The Karate Kid (2010)

Dre Parker (Jaden Smith) is a thin, wiry and likeable 12 year old from Detroit. Leaving America with his mother, who is relocating to Beijing for work (his absent father is mentioned only once, in a memory-laden height chart) – he’s got his work cut out. He can’t speak Mandarin well at all, he’s got next-to-no-friends, he’s bullied by particularly violent kids schooled by Master Li (Rongguang Yu), a “No Weakness, No Pain, No Mercy” mantra-spouting kung fu instructor, and Dre has from his time in America is a skateboard from his best mate, and memories of Spongebob Squarepants dubbed in English.

Like the original, there’s even a rather atypical love story with Meiying (Wenwen Han), a sweet English-speaking girl Dre’s age. They have a fairly nice meeting, and evolving friendship. She is driven by her strict parents to practice the violin constantly – a not terribly subtle comment on the high expectations placed upon modern Chinese youth. It works well, forming a charming prepubescent romance. After Dre suffers a particularly brutal attack from his tormentors, the apartment maintenance man, Mr Han (Jackie Chan) steps in, and promises to teach him “real kung fu” and train him for a tournament where he will face the bullies.

All in all, so 1984 – and it’s at this point, too that you stop caring that it’s a remake. The film, directed by Harald Zwart, is a great step up from his previous efforts The Pink Panther 2 and Agent Cody Banks, and is illustriously photographed by Roger Pratt (the first two Harry Potter pictures). It is about as good as one can expect – a faithful update of the source story by Robert Mark Kamen, by newbie screenwriter Christopher Murphey.

Jaden Smith (The Pursuit of Happyness) is a terrific find, with no “cartoon black kid” nonsense clogging up the work. He’s particularly good at the alienated, sensitive and easily hurt kid who’s longing for the past; he instinctively knows how to act for the camera – and is evolving into one of the most natural child-performers I’ve seen in a very long time. He’s Will and Jada-Pinkett Smith’s son – so screen charisma may be in the family.

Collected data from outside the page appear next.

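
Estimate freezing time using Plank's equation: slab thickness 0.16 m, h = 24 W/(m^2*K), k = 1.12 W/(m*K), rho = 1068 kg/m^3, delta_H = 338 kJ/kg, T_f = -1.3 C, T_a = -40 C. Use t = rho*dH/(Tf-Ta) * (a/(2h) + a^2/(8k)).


dT = -1.3 - (-40) = 38.7 K
term1 = a/(2h) = 0.16/(2*24) = 0.003333333333
term2 = a^2/(8k) = 0.16^2/(8*1.12) = 0.002857142857
t = rho*dH*1000/dT * (term1 + term2)
t = 1068*338*1000/38.7 * (0.003333333333 + 0.002857142857)
t = 57743 s

57743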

The fanservice Miyagisims from 1984 are present and correct – Mr Han finds a new, and considerably more practical way of catching a fly with chopsticks, and lovingly restores a very special car with doses of wax-on wax-off. The fight scenes are mostly over-edited and undershot, with lashings of shots to the sternum and wince-inducing thumps on the soundtrack. Mr Han’s defense of Dre is the best fight scene by far. Watching Chan take on six 12 to 13 year olds to humiliate, but not injure them is very clever, but it’s a real fight, not at all a weak-sauce effort. The 56-year old Chan has still got it.

The training montages are obvious, present and correct – but the update of “Pat” Moriga’s training is strains credibility at first – but like the original, it kind of works. “Kung Fu is in everything we do!” exclaims Mr Han – as Dre grasps the significance of picking up, putting on and pulling his jacket off with perfect form.

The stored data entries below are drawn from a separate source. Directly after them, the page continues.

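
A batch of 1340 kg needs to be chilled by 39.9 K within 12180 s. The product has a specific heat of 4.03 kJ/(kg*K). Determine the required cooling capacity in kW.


Q = m * cp * dT / t
Q = 1340 * 4.03 * 39.9 / 12180
Q = 17.69 kW

17.69


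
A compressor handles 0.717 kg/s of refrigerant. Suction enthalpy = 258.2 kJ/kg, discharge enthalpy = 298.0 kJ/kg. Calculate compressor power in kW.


dh = 298.0 - 258.2 = 39.8 kJ/kg
W = m_dot * dh = 0.717 * 39.8 = 28.54 kW

28.54


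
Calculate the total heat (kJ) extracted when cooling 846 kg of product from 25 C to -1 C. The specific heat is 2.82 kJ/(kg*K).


dT = 25 - (-1) = 26 K
Q = m * cp * dT = 846 * 2.82 * 26
Q = 62029 kJ

62029


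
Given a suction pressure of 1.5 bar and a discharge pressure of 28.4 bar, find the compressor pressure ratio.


PR = P_high / P_low
PR = 28.4 / 1.5
PR = 18.933

18.933


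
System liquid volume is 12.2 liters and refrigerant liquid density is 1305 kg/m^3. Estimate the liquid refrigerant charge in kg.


Charge = V * rho / 1000
Charge = 12.2 * 1305 / 1000
Charge = 15.92 kg

15.92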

The movie features Jackie Chan’s best English language performance. There’s pathos, depth and honest-to-goodness acting – and he truly sells the idea that student and teacher fit together like the yin-yang. It’s corny, but they’re good enough to give the movie its humanity and depth. He doesn’t remind us of Noriyuki “Pat” Morita’s Mr Miyagi, the little clipped man from the original whom noone pays attention to until it’s too late. Chan and the script make a halfway decent effort to combine the post-Imperialist China backdrops with the innate sense of being more than just Postcard Exotic Locations. There’s a really good story thread where Dre and Han visit the Great Wall, on an equally potent voyage of self-discovery – and refresh themselves with waters real, and metaphorical.

The Karate Kid is a good movie, with a pleasant and engaging story – but it’s about half an hour too long; at 140 minutes it tests patience. It’s not particularly great cinema, it does nothing at all that’s fresh or invigorrating and doesn’t replace or outdo the original. It’s just different – and equally worthy. Also, it’s infinitely better than this year’s other 1984 remake, A Nightmare on Elm Street.

Oh, and there’s no Karate. Perhaps that’s for part II?